Verma Outlines ‘Vision’ for Medicaid
CMS chief vows to 'turn the page on Medicaid' and grant states more leeway; pushes work requirements for 'able-bodied' adults; raps Obama Administration's 'soft bigotry of low expectations.'
Centers for Medicare & Medicaid Services Administrator Seema Verma on Tuesday lashed out at the "Washington knows best, one-size-fits all Medicaid policy" and said the Trump administration will push for more state control of their programs.
In her first major speech on Medicaid, delivered at a plenary session at the National Association of Medicaid Directors Fall Conference in Arlington, VA, Verma said the administration's "vision for the future of Medicaid is to reset the federal-state relationship, and restore the partnership, while at the same time modernizing the program to deliver better outcomes for the people we serve."
That flexibility for states is expected to include allowing work requirements for "able-bodied" Medicaid enrollees that were brought onto the program under the Affordable Care Act, a topic that Verma touched upon several times in her speech.

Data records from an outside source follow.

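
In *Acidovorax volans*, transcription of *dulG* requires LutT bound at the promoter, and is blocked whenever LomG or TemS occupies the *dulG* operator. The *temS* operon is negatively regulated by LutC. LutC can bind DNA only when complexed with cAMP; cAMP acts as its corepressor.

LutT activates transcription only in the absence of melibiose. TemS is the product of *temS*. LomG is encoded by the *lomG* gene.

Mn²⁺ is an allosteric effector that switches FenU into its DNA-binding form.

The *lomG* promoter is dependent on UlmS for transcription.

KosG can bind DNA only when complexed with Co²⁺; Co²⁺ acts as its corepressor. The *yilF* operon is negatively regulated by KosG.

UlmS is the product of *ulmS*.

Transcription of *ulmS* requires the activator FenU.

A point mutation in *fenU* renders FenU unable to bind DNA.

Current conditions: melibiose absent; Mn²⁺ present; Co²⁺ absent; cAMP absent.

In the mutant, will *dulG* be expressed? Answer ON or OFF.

Melibiose is absent, so LutT is active.
FenU is non-functional in this strain, so it has no effect.
Required activator FenU is absent, so *ulmS* is not transcribed.
So UlmS is not produced.
Required activator UlmS is absent, so *lomG* is not transcribed.
So LomG is not produced.
cAMP is absent, so LutC is inactive.
With no repressor bound, *temS* is transcribed.
So TemS is produced and active.
With repressor TemS bound, *dulG* is not transcribed.

OFF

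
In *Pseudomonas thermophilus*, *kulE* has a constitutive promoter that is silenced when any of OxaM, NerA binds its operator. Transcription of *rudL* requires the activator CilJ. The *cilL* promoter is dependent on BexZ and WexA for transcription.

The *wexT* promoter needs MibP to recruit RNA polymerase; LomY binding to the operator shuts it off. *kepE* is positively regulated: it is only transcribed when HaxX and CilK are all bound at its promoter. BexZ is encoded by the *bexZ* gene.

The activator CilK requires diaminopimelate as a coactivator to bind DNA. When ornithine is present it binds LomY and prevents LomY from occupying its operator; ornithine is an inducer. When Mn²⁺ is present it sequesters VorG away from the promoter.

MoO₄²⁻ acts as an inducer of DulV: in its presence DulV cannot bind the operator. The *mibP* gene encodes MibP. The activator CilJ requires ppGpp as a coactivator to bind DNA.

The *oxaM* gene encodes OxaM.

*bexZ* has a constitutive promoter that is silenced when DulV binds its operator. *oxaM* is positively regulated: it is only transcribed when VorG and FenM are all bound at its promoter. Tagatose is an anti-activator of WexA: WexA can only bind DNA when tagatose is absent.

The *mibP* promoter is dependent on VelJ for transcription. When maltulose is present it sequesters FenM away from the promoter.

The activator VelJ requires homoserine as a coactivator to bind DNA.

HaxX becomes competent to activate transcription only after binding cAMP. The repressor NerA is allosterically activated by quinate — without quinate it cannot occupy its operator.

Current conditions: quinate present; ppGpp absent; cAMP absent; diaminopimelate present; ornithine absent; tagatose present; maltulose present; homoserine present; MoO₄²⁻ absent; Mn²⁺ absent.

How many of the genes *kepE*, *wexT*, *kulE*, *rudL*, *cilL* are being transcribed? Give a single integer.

cAMP is absent, so HaxX is inactive.
Diaminopimelate is present, so CilK is active.
Required activator HaxX is absent, so *kepE* is not transcribed.
→ *kepE* is OFF.
Homoserine is present, so VelJ is active.
No repressor is bound and VelJ is active, so *mibP* is transcribed.
So MibP is produced and active.
Ornithine is absent, so LomY is active.
With repressor LomY bound, *wexT* is not transcribed.
→ *wexT* is OFF.
Mn²⁺ is absent, so VorG is active.
Maltulose is present, so FenM is inactive.
Required activator FenM is absent, so *oxaM* is not transcribed.
So OxaM is not produced.
Quinate is present, so NerA is active.
With repressor NerA bound, *kulE* is not transcribed.
→ *kulE* is OFF.
ppGpp is absent, so CilJ is inactive.
Required activator CilJ is absent, so *rudL* is not transcribed.
→ *rudL* is OFF.
MoO₄²⁻ is absent, so DulV is active.
With repressor DulV bound, *bexZ* is not transcribed.
So BexZ is not produced.
Tagatose is present, so WexA is inactive.
Required activator BexZ is absent, so *cilL* is not transcribed.
→ *cilL* is OFF.
0 of the 5 genes are transcribed.

0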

"The thought that a program designed for our most vulnerable citizens should be used as a vehicle to serve working age, able-bodied adults does not make sense," she said, "but the prior administration fought state led reforms that would've allowed the Medicaid program to evolve to meet the needs of these new individuals, and they did this, even when increased coverage was at stake."
"Believing that community engagement requirements do not support or promote the objectives of Medicaid is a tragic example of the soft bigotry of low expectations consistently espoused by the prior administration. Those days are over," she said. "Let me be clear to everyone in this room, we will approve proposals that promote community engagement activities."
Verma referred to "able-bodied" or "non-disabled" adults, individuals and enrollees seven times in her speech, while making the case for work requirements. Her speech included no specifics on what percentage of Medicaid enrollees were considered "able-bodied."
Critics have called claims that healthy adults are bilking the program a red herring, and studies have shown that the numbers of "able-bodied" adults who are on Medicaid are relatively low, and can be explained by other factors, such as leaving the workforce to act as a caregiver.